Nouvel épicentre mondial de l’extrémisme violent
En outre, l’Administrateur du PNUD a souligné que l’Afrique subsaharienne est devenue le nouvel épicentre mondial de l’extrémisme violent enregistrant dans la foulée 48% des décès dus au terrorisme dans le monde en 2021. « Dans de nombreux pays, où les revenus et les opportunités d’emplois manquent, le désespoir pousse les gens à saisir les opportunités venant de quiconque », a relevé le patron du PNUD, Achim Steiner, en conférence de presse. Un peu moins d’un quart (22 %) ont dit vouloir rejoindre de la famille ou des amis.

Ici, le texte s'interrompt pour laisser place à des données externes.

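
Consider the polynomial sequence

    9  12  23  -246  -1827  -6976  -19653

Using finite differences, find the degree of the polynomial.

Δ: 3, 11, -269, -1581, -5149, -12677
Δ²: 8, -280, -1312, -3568, -7528
Δ³: -288, -1032, -2256, -3960
Δ⁴: -744, -1224, -1704
Δ⁵: -480, -480
The fifth differences are constant, so the polynomial has degree 5.

5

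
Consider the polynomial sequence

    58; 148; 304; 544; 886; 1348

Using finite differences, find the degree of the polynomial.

3

D1: 90, 156, 240, 342, 462
D2: 66, 84, 102, 120
D3: 18, 18, 18
The third differences are constant, so the polynomial has degree 3.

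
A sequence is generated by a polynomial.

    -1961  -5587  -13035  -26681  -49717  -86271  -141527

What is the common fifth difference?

First differences: -3626, -7448, -13646, -23036, -36554, -55256
Second differences: -3822, -6198, -9390, -13518, -18702
Third differences: -2376, -3192, -4128, -5184
Fourth differences: -816, -936, -1056
Fifth differences: -120, -120

-120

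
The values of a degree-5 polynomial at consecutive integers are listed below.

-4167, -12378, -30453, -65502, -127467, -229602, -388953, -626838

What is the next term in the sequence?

-969327

-8211, -18075, -35049, -61965, -102135, -159351, -237885
-9864, -16974, -26916, -40170, -57216, -78534
-7110, -9942, -13254, -17046, -21318
-2832, -3312, -3792, -4272
-480, -480, -480
The fifth differences are constant (-480).
-4272 − 480 = -4752;  -21318 − 4752 = -26070;  -78534 − 26070 = -104604;  -237885 − 104604 = -342489;  -626838 − 342489 = -969327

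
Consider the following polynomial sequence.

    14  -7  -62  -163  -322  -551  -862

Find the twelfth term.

-4067

Δ: -21, -55, -101, -159, -229, -311
Δ²: -34, -46, -58, -70, -82
Δ³: -12, -12, -12, -12
The third differences are constant (-12).
-82 − 12 = -94;  -311 − 94 = -405;  -862 − 405 = -1267
-94 − 12 = -106;  -405 − 106 = -511;  -1267 − 511 = -1778
-106 − 12 = -118;  -511 − 118 = -629;  -1778 − 629 = -2407
-118 − 12 = -130;  -629 − 130 = -759;  -2407 − 759 = -3166
-130 − 12 = -142;  -759 − 142 = -901;  -3166 − 901 = -4067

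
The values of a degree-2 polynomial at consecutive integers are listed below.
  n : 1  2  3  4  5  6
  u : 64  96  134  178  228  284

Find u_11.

Δ: 32 , 38 , 44 , 50 , 56
Δ²: 6 , 6 , 6 , 6
Second differences constant at 6.
56 + 6 = 62;  284 + 62 = 346
62 + 6 = 68;  346 + 68 = 414
68 + 6 = 74;  414 + 74 = 488
74 + 6 = 80;  488 + 80 = 568
80 + 6 = 86;  568 + 86 = 654

654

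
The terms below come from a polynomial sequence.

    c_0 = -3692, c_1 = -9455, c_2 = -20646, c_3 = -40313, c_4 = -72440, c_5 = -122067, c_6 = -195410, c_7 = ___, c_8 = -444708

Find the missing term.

-299981

Using the first 7 terms:
D1: -5763  -11191  -19667  -32127  -49627  -73343
D2: -5428  -8476  -12460  -17500  -23716
D3: -3048  -3984  -5040  -6216
D4: -936  -1056  -1176
D5: -120  -120
Constant fifth difference = -120.
Extend forward: -1176 − 120 = -1296;  -6216 − 1296 = -7512;  -23716 − 7512 = -31228;  -73343 − 31228 = -104571;  -195410 − 104571 = -299981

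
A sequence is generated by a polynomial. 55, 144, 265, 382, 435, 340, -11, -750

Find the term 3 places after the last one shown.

First differences: 89, 121, 117, 53, -95, -351, -739
Second differences: 32, -4, -64, -148, -256, -388
Third differences: -36, -60, -84, -108, -132
Fourth differences: -24, -24, -24, -24
The fourth differences are constant (-24).
-132 − 24 = -156;  -388 − 156 = -544;  -739 − 544 = -1283;  -750 − 1283 = -2033
-156 − 24 = -180;  -544 − 180 = -724;  -1283 − 724 = -2007;  -2033 − 2007 = -4040
-180 − 24 = -204;  -724 − 204 = -928;  -2007 − 928 = -2935;  -4040 − 2935 = -6975

-6975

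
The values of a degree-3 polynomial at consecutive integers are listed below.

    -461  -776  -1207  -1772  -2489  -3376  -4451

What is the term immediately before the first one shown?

-244

D1: -315  -431  -565  -717  -887  -1075
D2: -116  -134  -152  -170  -188
D3: -18  -18  -18  -18
The third differences are constant at -18.
Work back: -116 + 18 = -98;  -315 + 98 = -217;  -461 + 217 = -244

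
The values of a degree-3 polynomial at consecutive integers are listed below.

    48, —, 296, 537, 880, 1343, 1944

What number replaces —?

Using the last 5 terms:
Δ: 241  343  463  601
Δ²: 102  120  138
Δ³: 18  18
Constant third difference = 18.
Extend backward: 102 − 18 = 84;  241 − 84 = 157;  296 − 157 = 139

139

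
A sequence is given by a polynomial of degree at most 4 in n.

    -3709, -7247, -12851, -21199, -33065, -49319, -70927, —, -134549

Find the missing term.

-98951

Using the first 7 terms:
Δ: -3538, -5604, -8348, -11866, -16254, -21608
Δ²: -2066, -2744, -3518, -4388, -5354
Δ³: -678, -774, -870, -966
Δ⁴: -96, -96, -96
Constant fourth difference = -96.
Extend forward: -966 − 96 = -1062;  -5354 − 1062 = -6416;  -21608 − 6416 = -28024;  -70927 − 28024 = -98951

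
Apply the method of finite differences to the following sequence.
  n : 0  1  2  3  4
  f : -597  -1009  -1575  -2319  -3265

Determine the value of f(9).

-11865

Δ: -412  -566  -744  -946
Δ²: -154  -178  -202
Δ³: -24  -24
Constant third difference = -24, so extend:
-202 − 24 = -226;  -946 − 226 = -1172;  -3265 − 1172 = -4437
-226 − 24 = -250;  -1172 − 250 = -1422;  -4437 − 1422 = -5859
-250 − 24 = -274;  -1422 − 274 = -1696;  -5859 − 1696 = -7555
-274 − 24 = -298;  -1696 − 298 = -1994;  -7555 − 1994 = -9549
-298 − 24 = -322;  -1994 − 322 = -2316;  -9549 − 2316 = -11865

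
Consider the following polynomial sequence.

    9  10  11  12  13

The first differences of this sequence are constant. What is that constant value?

First differences: 1, 1, 1, 1

1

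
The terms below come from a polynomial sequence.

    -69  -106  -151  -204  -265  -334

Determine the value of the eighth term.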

Les décès dus au terrorisme ont diminué au cours des cinq dernières années dans le monde, mais les attaques menées en Afrique subsaharienne ont plus que doublé depuis 2016, indique le PNUD, qui compte 4 155 attaques de 2017 à 2021, faisant plus de 18 400 morts. En 2021, près de la moitié des décès liés au terrorisme se situaient dans cette région, dont plus d’un tiers dans seulement quatre pays : la Somalie, le Burkina Faso, le Niger et le Mali, faisant de l’Afrique subsaharienne « le nouvel épicentre mondial de l’extrémisme violent », selon M. Steiner.

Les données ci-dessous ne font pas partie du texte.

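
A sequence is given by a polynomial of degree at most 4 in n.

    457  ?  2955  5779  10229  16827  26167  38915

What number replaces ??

1307

Using the last 6 terms:
Δ: 2824, 4450, 6598, 9340, 12748
Δ²: 1626, 2148, 2742, 3408
Δ³: 522, 594, 666
Δ⁴: 72, 72
Constant fourth difference = 72.
Extend backward: 522 − 72 = 450;  1626 − 450 = 1176;  2824 − 1176 = 1648;  2955 − 1648 = 1307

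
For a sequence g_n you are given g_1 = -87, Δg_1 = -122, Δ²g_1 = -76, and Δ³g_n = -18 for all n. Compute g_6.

-1637

Build the table forward from the leading diagonal:
D3: -18, -18, -18, -18, -18, -18
D2: -76, -94, -112, -130, -148, -166
D1: -122, -198, -292, -404, -534, -682
g: -87, -209, -407, -699, -1103, -1637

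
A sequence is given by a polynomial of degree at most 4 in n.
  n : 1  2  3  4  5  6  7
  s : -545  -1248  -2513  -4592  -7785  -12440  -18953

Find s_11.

Δ: -703, -1265, -2079, -3193, -4655, -6513
Δ²: -562, -814, -1114, -1462, -1858
Δ³: -252, -300, -348, -396
Δ⁴: -48, -48, -48
Fourth differences constant at -48.
-396 − 48 = -444;  -1858 − 444 = -2302;  -6513 − 2302 = -8815;  -18953 − 8815 = -27768
-444 − 48 = -492;  -2302 − 492 = -2794;  -8815 − 2794 = -11609;  -27768 − 11609 = -39377
-492 − 48 = -540;  -2794 − 540 = -3334;  -11609 − 3334 = -14943;  -39377 − 14943 = -54320
-540 − 48 = -588;  -3334 − 588 = -3922;  -14943 − 3922 = -18865;  -54320 − 18865 = -73185

-73185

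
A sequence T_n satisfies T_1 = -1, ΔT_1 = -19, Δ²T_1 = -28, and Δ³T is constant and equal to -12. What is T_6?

-496

Build the table forward from the leading diagonal:
Δ³: -12  -12  -12  -12  -12  -12
Δ²: -28  -40  -52  -64  -76  -88
Δ: -19  -47  -87  -139  -203  -279
T: -1  -20  -67  -154  -293  -496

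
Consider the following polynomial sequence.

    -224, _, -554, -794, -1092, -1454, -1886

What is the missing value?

-366

Using the last 5 terms:
Δ: -240  -298  -362  -432
Δ²: -58  -64  -70
Δ³: -6  -6
Constant third difference = -6.
Extend backward: -58 + 6 = -52;  -240 + 52 = -188;  -554 + 188 = -366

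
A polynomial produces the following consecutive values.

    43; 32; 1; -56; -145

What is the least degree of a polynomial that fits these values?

3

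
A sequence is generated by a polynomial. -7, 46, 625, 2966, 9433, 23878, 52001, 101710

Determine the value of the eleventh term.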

Par ailleurs, il ajoute que les réponses antiterroristes axées sur la sécurité sont souvent coûteuses et peu efficaces. Et de commenter que malheureusement, les investissements dans des approches préventives de l’extrémisme violent sont terriblement insuffisants.
Stopper cette progression
Une solution s’impose : miser sur les services de bases et de réadaptation pour éradiquer le fléau. Pour contrer et prévenir l’extrémisme violent, le rapport recommandé un investissement plus important dans les services sociaux de base, y compris la protection de l’enfance, l’éducation, les moyens de subsistance de qualité; ainsi qu’un investissement dans le renforcement des capacités des jeunes hommes et femmes. Il appelle également à intensifier les possibles voies de sortie des recrues et à investir dans les services de réadaptation et de réintégration à base communautaire.

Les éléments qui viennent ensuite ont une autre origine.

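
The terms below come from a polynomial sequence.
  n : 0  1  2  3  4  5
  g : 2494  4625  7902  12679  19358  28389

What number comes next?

40270

Δ: 2131 , 3277 , 4777 , 6679 , 9031
Δ²: 1146 , 1500 , 1902 , 2352
Δ³: 354 , 402 , 450
Δ⁴: 48 , 48
Fourth differences constant at 48.
450 + 48 = 498;  2352 + 498 = 2850;  9031 + 2850 = 11881;  28389 + 11881 = 40270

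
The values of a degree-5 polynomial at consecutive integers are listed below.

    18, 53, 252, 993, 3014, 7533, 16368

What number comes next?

32057

First differences: 35, 199, 741, 2021, 4519, 8835
Second differences: 164, 542, 1280, 2498, 4316
Third differences: 378, 738, 1218, 1818
Fourth differences: 360, 480, 600
Fifth differences: 120, 120
Constant fifth difference = 120, so extend:
600 + 120 = 720;  1818 + 720 = 2538;  4316 + 2538 = 6854;  8835 + 6854 = 15689;  16368 + 15689 = 32057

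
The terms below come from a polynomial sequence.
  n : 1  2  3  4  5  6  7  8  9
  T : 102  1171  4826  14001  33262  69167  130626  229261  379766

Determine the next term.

600267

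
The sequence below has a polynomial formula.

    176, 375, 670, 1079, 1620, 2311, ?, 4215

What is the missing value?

3170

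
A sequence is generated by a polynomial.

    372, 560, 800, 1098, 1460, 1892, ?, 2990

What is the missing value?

Using the first 6 terms:
Δ: 188  240  298  362  432
Δ²: 52  58  64  70
Δ³: 6  6  6
Constant third difference = 6.
Extend forward: 70 + 6 = 76;  432 + 76 = 508;  1892 + 508 = 2400

2400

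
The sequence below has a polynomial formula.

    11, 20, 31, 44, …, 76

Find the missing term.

Using the first 4 terms:
Δ: 9  11  13
Δ²: 2  2
Constant second difference = 2.
Extend forward: 13 + 2 = 15;  44 + 15 = 59

59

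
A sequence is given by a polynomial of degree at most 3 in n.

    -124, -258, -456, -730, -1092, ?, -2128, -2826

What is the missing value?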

« Il est très important d’investir dans des mesures incitatives, qui favorisent le désengagement », a affirmé pour sa part la Conseillère régionale du PNUD pour la prévention de l’extrémisme violent en Afrique, Nirina Kiplagat. « L’étude montre que ceux ou celles, qui décident de se désengager de l’extrémisme violent sont moins susceptibles d’y retourner et de recruter d’autres volontaires », a-t-elle précisé.
En outre, elle a fait savoir que les communautés locales jouent un rôle central dans le soutien des voies durables de sortie de l’extrémisme violent, parallèlement aux programmes d’amnistie mis en place par les gouvernements nationaux.